While the fines imposed in court cases are often substantial, many legislators and experts contend they do little to insure that contractors will not continue to cheat.

“Corporate executives who persistently engage in this kind of theft from taxpayers ought to know they will not just pay a fine that often doesn’t cover the cost of correcting the fraud, or throw an underling to the prosecutors,” said Representative George Miller, a California Democrat who has proposed legislation that calls for debarment for a company after two convictions in five years.

Mr. Miller and other supporters of stricter sanctions point to a recent case involving the Northrop Corporation. Northrop’s False Test Results

Northrop was indicted last year on charges of falsifying test results on missile and aircraft components. The Pentagon suspended the division of the company responsible for the tests. But because the suspension applied only to direct purchases by the Government, it did not interrupt the division’s work supplying a component to the companies that assemble the Harrier jet for the Marine Corps.

Although Northrop pleaded guilty to the test-fraud charges earlier this year, the Pentagon is now considering rescinding the ban altogether. Record of the Last Two Years

In half of the 16 cases involving large contractors in the last two years, the Pentagon took no action against the company. In the other cases, companies or their divisions were suspended for a period of months from receiving new contracts while the Pentagon sought assurances that they were operating responsibly.

In some cases, the companies lost a chance to win large new contracts during their suspensions.

As often as not, however, the suspensions had little effect. Teledyne Inc.’s electronics division was suspended last year for six months, after it was implicated in a Pentagon bribery scandal. Despite the suspension, the company was allowed to continue making its products and shipping them to the Government under existing contracts. Suspension’s Effect on Boeing

After admitting to trafficking in confidential Government documents, the Boeing Company’s office near Washington was suspended for three months starting last November, and personnel from that office were barred from dealing directly with the Pentagon.

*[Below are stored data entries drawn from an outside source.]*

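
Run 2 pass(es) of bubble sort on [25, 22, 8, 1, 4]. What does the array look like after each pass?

After pass 1: [22, 8, 1, 4, 25] (4 swaps)
After pass 2: [8, 1, 4, 22, 25] (3 swaps)
Total swaps: 7


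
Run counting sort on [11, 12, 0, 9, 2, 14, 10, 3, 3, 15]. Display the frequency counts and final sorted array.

Count array: [1, 0, 1, 2, 0, 0, 0, 0, 0, 1, 1, 1, 1, 0, 1, 1]
(count[i] = number of elements equal to i)
Cumulative count: [1, 1, 2, 4, 4, 4, 4, 4, 4, 5, 6, 7, 8, 8, 9, 10]
Sorted: [0, 2, 3, 3, 9, 10, 11, 12, 14, 15]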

Boeing assigned people from other offices to deal with the Pentagon, and, since the suspension did not affect any manufacturing plants or specific programs, there was no direct impact, a Boeing spokesman said.

Some companies do not even suffer the inconvenience of a suspension. The Emerson Electric Company pleaded guilty in May to four felony counts related to overcharging the Pentagon for some electronics components. The company paid a $40,000 criminal fine and a $14 million civil settlement but was not suspended.

Correction: November 16, 1990, Monday, Late Edition – Final

A front-page article on Monday about military contract fraud misstated the charges to which the Boeing Company pleaded guilty this year. Boeing admitted having illegally obtained two classified Pentagon budget documents, but the company did not admit having made payoffs to obtain them, and prosecutors said during the case that there was no evidence of monetary payoffs.